We are devastated to read today’s report by Dr Kirkup and team which has concluded up to 45 babies might have survived if they had received better care at East Kent NHS Hospitals Trust. The report reviewed births between 2009-2020 at two hospitals in Margate and Ashford.
The report exposes serious failings and the devastating impact they have had on families. It makes clear that families were faced with a culture of denial, deflection and concealment when seeking answers about their care – worsening the harm caused and preventing opportunities to learn.
Following shortly after the publication of the Ockenden review in March, these messages are too familiar and expose unacceptable disparities in maternity services across the UK.
In themes which are sadly familiar, the East Kent investigation exposed "gross failures" in teamworking across the Trust's maternity services, alongside failures in professionalism among staff, a lack of compassion and kindness from staff toward families, and staff repeatedly failing to listen to families. While problems among midwifery staff and the obstetric staff were known, the Trust failed to respond at board level to address issues.
The report also criticises the system of regulatory and supervisory bodies as a whole for failing to identify shortcomings early enough and clearly enough to ensure that real improvement followed.
While this report makes for disturbing reading, it is important to note that most maternity care in the UK is safe. However, as these two independent reports, and a 2022 Care Quality Commission report note, it is critical that hospital trusts continuously look at ways to improve maternity care and safety so women and babies are not put at avoidable risk of harm.
The East Kent report identifies 4 areas for action. The NHS could be much better at:
1. identifying poorly performing units,
2. giving care with compassion and kindness,
3. teamworking with a common purpose,
4. and at responding to challenge with honesty.
Robert Wilson, Head of the Sands & Tommy’s Joint Policy Unit, says:
“This is the second major report into serious failings in maternity services in England published this year. A review of maternity services at Nottingham University Hospitals NHS Trust is also ongoing.

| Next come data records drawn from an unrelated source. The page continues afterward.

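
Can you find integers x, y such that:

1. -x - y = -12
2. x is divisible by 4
Yes

Take x = 0, y = 12. Substituting into each constraint:
  (1) 0 + (-12) = -12 ✓
  (2) 0 = 4 × 0, remainder 0 ✓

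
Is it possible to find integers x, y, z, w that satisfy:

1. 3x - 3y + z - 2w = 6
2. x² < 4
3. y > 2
Yes

Take x = 0, y = 3, z = 15, w = 0. Substituting into each constraint:
  (1) 3(0) - 3(3) + 15 - 2(0) = 6 ✓
  (2) x² = (0)² = 0, and 0 < 4 ✓
  (3) 3 > 2 ✓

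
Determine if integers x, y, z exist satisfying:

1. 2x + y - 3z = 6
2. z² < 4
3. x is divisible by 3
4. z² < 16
Yes

Take x = 0, y = 9, z = 1. Substituting into each constraint:
  (1) 2(0) + 9 - 3(1) = 6 ✓
  (2) z² = (1)² = 1, and 1 < 4 ✓
  (3) 0 = 3 × 0, remainder 0 ✓
  (4) z² = (1)² = 1, and 1 < 16 ✓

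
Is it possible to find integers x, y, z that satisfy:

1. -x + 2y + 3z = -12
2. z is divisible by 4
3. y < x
Yes

Take x = -10, y = -11, z = 0. Substituting into each constraint:
  (1) 10 + 2(-11) + 3(0) = -12 ✓
  (2) 0 = 4 × 0, remainder 0 ✓
  (3) -11 < -10 ✓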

“These reports contain similar themes which are relevant across the NHS. It’s clear that a much more comprehensive, joined-up approach to improving maternity and neonatal services as a result of these reviews is needed.
“It cannot continue to be up to bereaved families to highlight systemic failings in maternity services before action is taken.

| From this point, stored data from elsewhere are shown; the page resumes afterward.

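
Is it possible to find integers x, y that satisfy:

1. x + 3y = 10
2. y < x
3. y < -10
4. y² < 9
No

A contradictory subset is {y < -10, y² < 9}. No integer assignment can satisfy these jointly:

  - y < -10: bounds one variable relative to a constant
  - y² < 9: restricts y to |y| ≤ 2

Direct contradiction: the bounds on y require y ≥ -2 and y ≤ -11 simultaneously, which is empty.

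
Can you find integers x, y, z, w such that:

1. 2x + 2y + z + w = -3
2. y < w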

“The NHS must commit to implementing a just and learning culture, where services are open and transparent when things go wrong, with systems locally and nationally that support this approach. This needs to be supported with adequate funding and workforce if we are going to make the UK the safest place in the world to have a baby.”

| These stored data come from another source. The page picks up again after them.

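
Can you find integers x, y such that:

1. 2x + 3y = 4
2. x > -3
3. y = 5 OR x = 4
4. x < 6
No

A contradictory subset is {2x + 3y = 4, x > -3, y = 5 OR x = 4}. No integer assignment can satisfy these jointly:

  - 2x + 3y = 4: is a linear equation tying the variables together
  - x > -3: bounds one variable relative to a constant
  - y = 5 OR x = 4: forces a choice: either y = 5 or x = 4

Split on the disjunction (y = 5 OR x = 4):
  • If y = 5: with y = 5, every remaining term of the linear equation is divisible by 2, so the left side is ≡ 0 (mod 2); but the right side -11 ≡ 1 (mod 2). No integers can satisfy it.
  • If x = 4: with x = 4, every remaining term of the linear equation is divisible by 3, so the left side is ≡ 0 (mod 3); but the right side -4 ≡ 2 (mod 3). No integers can satisfy it.
Both branches are infeasible, so the system has no integer solution.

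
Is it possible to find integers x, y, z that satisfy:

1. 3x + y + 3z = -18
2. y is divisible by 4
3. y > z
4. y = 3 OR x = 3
Yes

Take x = 3, y = 12, z = -13. Substituting into each constraint:
  (1) 3(3) + 12 + 3(-13) = -18 ✓
  (2) 12 = 4 × 3, remainder 0 ✓
  (3) 12 > -13 ✓
  (4) x = 3, target 3 ✓ (second branch holds)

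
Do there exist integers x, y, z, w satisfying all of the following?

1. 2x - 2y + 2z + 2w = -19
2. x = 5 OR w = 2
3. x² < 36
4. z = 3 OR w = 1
No

Even the single constraint (2x - 2y + 2z + 2w = -19) is infeasible over the integers.

  - 2x - 2y + 2z + 2w = -19: every term on the left is divisible by 2, so the LHS ≡ 0 (mod 2), but the RHS -19 is not — no integer solution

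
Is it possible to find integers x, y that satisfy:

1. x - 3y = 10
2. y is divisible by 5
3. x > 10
Yes

Take x = 25, y = 5. Substituting into each constraint:
  (1) 25 - 3(5) = 10 ✓
  (2) 5 = 5 × 1, remainder 0 ✓
  (3) 25 > 10 ✓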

Kath Abrahams, Tommy’s Chief Executive, says:
“Our thoughts are with all families affected by the devastating failings in East Kent, many of whom have fought for years through their grief in search of answers and accountability.
“Action must be immediate in overhauling maternity services at a local level and the learnings from this review taken onboard nationally too. Today’s report makes clear recommendations for change and shows that everyone involved in providing maternity care have a role to play in reducing the unacceptable numbers of avoidable deaths.”